Fornire un’educazione di qualità, equa ed inclusiva, e opportunità di apprendimento per tutti
Il progetto nasce dall’esigenza di recuperare la frazione umida derivante dalla raccolta differenziata utilizzando una combinazione di tecnologie tradizionali ed innovative per massimizzare la produzione di biogas e di biometano.
Località
c.da Zuppà, Mazzarrà Sant’Andrea (ME)
I dati
Tipologia di servizio:
Progettazione definitiva
Periodo di progettazione: 2020/2025
Dati tecnici
Superficie del lotto: 85.600 m²
Compost producibile: 14.000 t/anno
FOS: 29.000 t/anno
CSS: 49.200 t/anno
Sezione FORSU
Potenzialità: 60.000 t/anno
Biogas producibile: 1.200 Sm³/h
Biometano producibile: 710 Sm³/h
Sezione RSU
Potenzialità: 100.000 t/anno
Biogas prodotto: 510 Sm³/h
Biometano prodotto: 245 Sm³/h
Plastiche recuperabili: 6.500 t/anno
Metalli recuperabili: 2.000 t/anno
L’intervento progettato prevede la realizzazione e l’esercizio di una piattaforma composta da due sezioni impiantistiche la prima per il trattamento di FORSU con una potenzialità massima di 60.000 ton/y e la seconda per il trattamento del RD da differenziata con potenzialità massima di 80.000 ton/y provenienti dalla raccolta differenziata dei rifiuti urbani dei comuni appartenenti alla SRR della provincia di Messina.

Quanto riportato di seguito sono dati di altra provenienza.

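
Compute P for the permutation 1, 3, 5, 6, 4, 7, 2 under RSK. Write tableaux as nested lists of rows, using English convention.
Insert 1: appended to row 1. P = [[1]].
Insert 3: appended to row 1. P = [[1, 3]].
Insert 5: appended to row 1. P = [[1, 3, 5]].
Insert 6: appended to row 1. P = [[1, 3, 5, 6]].
Insert 4: 4 bumps 5 from row 1; 5 starts row 2. P = [[1, 3, 4, 6], [5]].
Insert 7: appended to row 1. P = [[1, 3, 4, 6, 7], [5]].
Insert 2: 2 bumps 3 from row 1; 3 bumps 5 from row 2; 5 starts row 3. P = [[1, 2, 4, 6, 7], [3], [5]].

So P = [[1, 2, 4, 6, 7], [3], [5]].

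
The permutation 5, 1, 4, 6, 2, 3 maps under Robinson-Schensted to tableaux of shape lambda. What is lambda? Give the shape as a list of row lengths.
Row-insert each entry into an empty tableau.

After inserting 5: P = [[5]].
After inserting 1: P = [[1], [5]].
After inserting 4: P = [[1, 4], [5]].
After inserting 6: P = [[1, 4, 6], [5]].
After inserting 2: P = [[1, 2, 6], [4], [5]].
After inserting 3: P = [[1, 2, 3], [4, 6], [5]].

The final insertion tableau P = [[1, 2, 3], [4, 6], [5]] has shape [3, 2, 1].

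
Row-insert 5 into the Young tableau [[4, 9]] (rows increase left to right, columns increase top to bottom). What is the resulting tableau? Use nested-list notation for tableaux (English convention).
In row 1, 5 replaces 9 (the leftmost entry greater than 5); 9 is bumped to row 2. 9 starts a new row 2. The new tableau is [[4, 5], [9]].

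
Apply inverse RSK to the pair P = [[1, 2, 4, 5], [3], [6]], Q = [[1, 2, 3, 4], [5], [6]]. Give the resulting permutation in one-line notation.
1 3 4 6 5 2

Reverse the RSK construction: for i from n down to 1, find the cell of Q containing i, remove the entry at that cell from P, and reverse-bump it up through P; the value ejected from row 1 is w(i).

Step i=6: Q has 6 at row 3, column 1; remove 6 from row 3 of P and reverse-bump: 6 enters row 2 and ejects 3; 3 enters row 1 and ejects 2. So w(6) = 2. P is now [[1, 3, 4, 5], [6]].
Step i=5: Q has 5 at row 2, column 1; remove 6 from row 2 of P and reverse-bump: 6 enters row 1 and ejects 5. So w(5) = 5. P is now [[1, 3, 4, 6]].
Step i=4: Q has 4 at row 1, column 4; remove that cell from P, ejecting 6. So w(4) = 6. P is now [[1, 3, 4]].
Step i=3: Q has 3 at row 1, column 3; remove that cell from P, ejecting 4. So w(3) = 4. P is now [[1, 3]].
Step i=2: Q has 2 at row 1, column 2; remove that cell from P, ejecting 3. So w(2) = 3. P is now [[1]].
Step i=1: Q has 1 at row 1, column 1; remove that cell from P, ejecting 1. So w(1) = 1. P is now [].

So w = 1 3 4 6 5 2.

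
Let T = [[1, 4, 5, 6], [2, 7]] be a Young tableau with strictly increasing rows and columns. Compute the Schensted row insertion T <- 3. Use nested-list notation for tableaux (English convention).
[[1, 3, 5, 6], [2, 4], [7]]

In row 1, 3 replaces 4 (the leftmost entry greater than 3); 4 is bumped to row 2. In row 2, 4 replaces 7 (the leftmost entry greater than 4); 7 is bumped to row 3. 7 starts a new row 3. The new tableau is [[1, 3, 5, 6], [2, 4], [7]].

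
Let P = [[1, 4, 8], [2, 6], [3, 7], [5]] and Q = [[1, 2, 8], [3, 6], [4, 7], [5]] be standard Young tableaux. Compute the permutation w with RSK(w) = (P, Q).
Reverse the RSK construction: for i from n down to 1, find the cell of Q containing i, remove the entry at that cell from P, and reverse-bump it up through P; the value ejected from row 1 is w(i).

Step i=8: Q has 8 at row 1, column 3; remove that cell from P, ejecting 8. So w(8) = 8. P is now [[1, 4], [2, 6], [3, 7], [5]].
Step i=7: Q has 7 at row 3, column 2; remove 7 from row 3 of P and reverse-bump: 7 enters row 2 and ejects 6; 6 enters row 1 and ejects 4. So w(7) = 4. P is now [[1, 6], [2, 7], [3], [5]].
Step i=6: Q has 6 at row 2, column 2; remove 7 from row 2 of P and reverse-bump: 7 enters row 1 and ejects 6. So w(6) = 6. P is now [[1, 7], [2], [3], [5]].
Step i=5: Q has 5 at row 4, column 1; remove 5 from row 4 of P and reverse-bump: 5 enters row 3 and ejects 3; 3 enters row 2 and ejects 2; 2 enters row 1 and ejects 1. So w(5) = 1. P is now [[2, 7], [3], [5]].
Step i=4: Q has 4 at row 3, column 1; remove 5 from row 3 of P and reverse-bump: 5 enters row 2 and ejects 3; 3 enters row 1 and ejects 2. So w(4) = 2. P is now [[3, 7], [5]].
Step i=3: Q has 3 at row 2, column 1; remove 5 from row 2 of P and reverse-bump: 5 enters row 1 and ejects 3. So w(3) = 3. P is now [[5, 7]].
Step i=2: Q has 2 at row 1, column 2; remove that cell from P, ejecting 7. So w(2) = 7. P is now [[5]].
Step i=1: Q has 1 at row 1, column 1; remove that cell from P, ejecting 5. So w(1) = 5. P is now [].

So w = 5 7 3 2 1 6 4 8.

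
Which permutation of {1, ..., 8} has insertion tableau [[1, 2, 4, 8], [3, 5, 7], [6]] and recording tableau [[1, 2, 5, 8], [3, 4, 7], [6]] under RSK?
3 6 1 5 7 2 4 8

Reverse the RSK construction: for i from n down to 1, find the cell of Q containing i, remove the entry at that cell from P, and reverse-bump it up through P; the value ejected from row 1 is w(i).

Step i=8: Q has 8 at row 1, column 4; remove that cell from P, ejecting 8. So w(8) = 8. P is now [[1, 2, 4], [3, 5, 7], [6]].
Step i=7: Q has 7 at row 2, column 3; remove 7 from row 2 of P and reverse-bump: 7 enters row 1 and ejects 4. So w(7) = 4. P is now [[1, 2, 7], [3, 5], [6]].
Step i=6: Q has 6 at row 3, column 1; remove 6 from row 3 of P and reverse-bump: 6 enters row 2 and ejects 5; 5 enters row 1 and ejects 2. So w(6) = 2. P is now [[1, 5, 7], [3, 6]].
Step i=5: Q has 5 at row 1, column 3; remove that cell from P, ejecting 7. So w(5) = 7. P is now [[1, 5], [3, 6]].
Step i=4: Q has 4 at row 2, column 2; remove 6 from row 2 of P and reverse-bump: 6 enters row 1 and ejects 5. So w(4) = 5. P is now [[1, 6], [3]].
Step i=3: Q has 3 at row 2, column 1; remove 3 from row 2 of P and reverse-bump: 3 enters row 1 and ejects 1. So w(3) = 1. P is now [[3, 6]].
Step i=2: Q has 2 at row 1, column 2; remove that cell from P, ejecting 6. So w(2) = 6. P is now [[3]].
Step i=1: Q has 1 at row 1, column 1; remove that cell from P, ejecting 3. So w(1) = 3. P is now [].

So w = 3 6 1 5 7 2 4 8.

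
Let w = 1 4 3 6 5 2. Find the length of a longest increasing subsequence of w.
3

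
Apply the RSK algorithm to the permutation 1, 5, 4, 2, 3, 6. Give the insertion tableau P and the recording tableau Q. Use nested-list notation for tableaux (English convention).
P = [[1, 2, 3, 6], [4], [5]], Q = [[1, 2, 5, 6], [3], [4]]

Insert each entry of the permutation into P by Schensted row insertion, recording in Q the position of each new cell.

Insert 1: appended to row 1. P = [[1]].
Insert 5: appended to row 1. P = [[1, 5]].
Insert 4: 4 bumps 5 from row 1; 5 starts row 2. P = [[1, 4], [5]].
Insert 2: 2 bumps 4 from row 1; 4 bumps 5 from row 2; 5 starts row 3. P = [[1, 2], [4], [5]].
Insert 3: appended to row 1. P = [[1, 2, 3], [4], [5]].
Insert 6: appended to row 1. P = [[1, 2, 3, 6], [4], [5]].

So P = [[1, 2, 3, 6], [4], [5]], Q = [[1, 2, 5, 6], [3], [4]].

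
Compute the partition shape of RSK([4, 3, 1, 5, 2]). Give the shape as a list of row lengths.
RSK row insertion gives P = [[1, 2], [3, 5], [4]], which has shape [2, 2, 1].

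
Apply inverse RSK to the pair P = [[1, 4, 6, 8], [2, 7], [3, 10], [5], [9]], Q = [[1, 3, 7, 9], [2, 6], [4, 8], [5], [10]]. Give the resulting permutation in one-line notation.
9 5 10 3 2 4 7 6 8 1

Reverse the RSK construction: for i from n down to 1, find the cell of Q containing i, remove the entry at that cell from P, and reverse-bump it up through P; the value ejected from row 1 is w(i).

Step i=10: Q has 10 at row 5, column 1; remove 9 from row 5 of P and reverse-bump: 9 enters row 4 and ejects 5; 5 enters row 3 and ejects 3; 3 enters row 2 and ejects 2; 2 enters row 1 and ejects 1. So w(10) = 1. P is now [[2, 4, 6, 8], [3, 7], [5, 10], [9]].
Step i=9: Q has 9 at row 1, column 4; remove that cell from P, ejecting 8. So w(9) = 8. P is now [[2, 4, 6], [3, 7], [5, 10], [9]].
Step i=8: Q has 8 at row 3, column 2; remove 10 from row 3 of P and reverse-bump: 10 enters row 2 and ejects 7; 7 enters row 1 and ejects 6. So w(8) = 6. P is now [[2, 4, 7], [3, 10], [5], [9]].
Step i=7: Q has 7 at row 1, column 3; remove that cell from P, ejecting 7. So w(7) = 7. P is now [[2, 4], [3, 10], [5], [9]].
Step i=6: Q has 6 at row 2, column 2; remove 10 from row 2 of P and reverse-bump: 10 enters row 1 and ejects 4. So w(6) = 4. P is now [[2, 10], [3], [5], [9]].
Step i=5: Q has 5 at row 4, column 1; remove 9 from row 4 of P and reverse-bump: 9 enters row 3 and ejects 5; 5 enters row 2 and ejects 3; 3 enters row 1 and ejects 2. So w(5) = 2. P is now [[3, 10], [5], [9]].
Step i=4: Q has 4 at row 3, column 1; remove 9 from row 3 of P and reverse-bump: 9 enters row 2 and ejects 5; 5 enters row 1 and ejects 3. So w(4) = 3. P is now [[5, 10], [9]].
Step i=3: Q has 3 at row 1, column 2; remove that cell from P, ejecting 10. So w(3) = 10. P is now [[5], [9]].
Step i=2: Q has 2 at row 2, column 1; remove 9 from row 2 of P and reverse-bump: 9 enters row 1 and ejects 5. So w(2) = 5. P is now [[9]].
Step i=1: Q has 1 at row 1, column 1; remove that cell from P, ejecting 9. So w(1) = 9. P is now [].

So w = 9 5 10 3 2 4 7 6 8 1.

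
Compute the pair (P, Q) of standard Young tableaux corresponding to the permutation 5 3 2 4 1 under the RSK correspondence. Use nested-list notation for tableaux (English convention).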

Il Progetto è stato sviluppato interamente in ambiente BIM. Da un punto di vista civile e strutturale, il progetto ha previsto soluzioni complesse relative a: capannoni in
elementi in c.a. precompresso, con altezze tali da consentire l’installazione di carroponte per avvio automatico del rifiuto al trattamento – calcestruzzo opportunamente additivato e rinforzato (fibrocemento) per digestori, fermentatori, biocelle aerobiche, aie di maturazione e vasche stoccaggio/trattamento reflui e percolati (ambienti aggressivi). Le necessità di rifunzionalizzazione impiantistica e di ottimizzazione dei flussi sono state affiancate da scelte architettoniche finalizzate a conferire
compostezza allo stabilimento attraverso un’immagine di uniformità percepibile a livello di insieme. Infatti, sia la percezione visiva dall’esterno che l’estetica dell’insieme costituiscono elementi da attenzionare al fine di operare le opportune scelte progettuali. Per il progetto in esame gli interventi previsti sono stati realizzazione di una fascia perimetrale di mitigazione vegetale; la progettazione di una duna di protezione visiva verso valle (area di circa 11.000 m2 con altezza di 7 m di protezione dell’area fluviale limitrofa) nonché un ritorno alla morfologia originaria ante operam; disposizione planimetrica organica dei corpi di fabbrica; mitigazione visiva dei corpi di fabbrica
con studio dei cromatismi estratti dal contesto locale.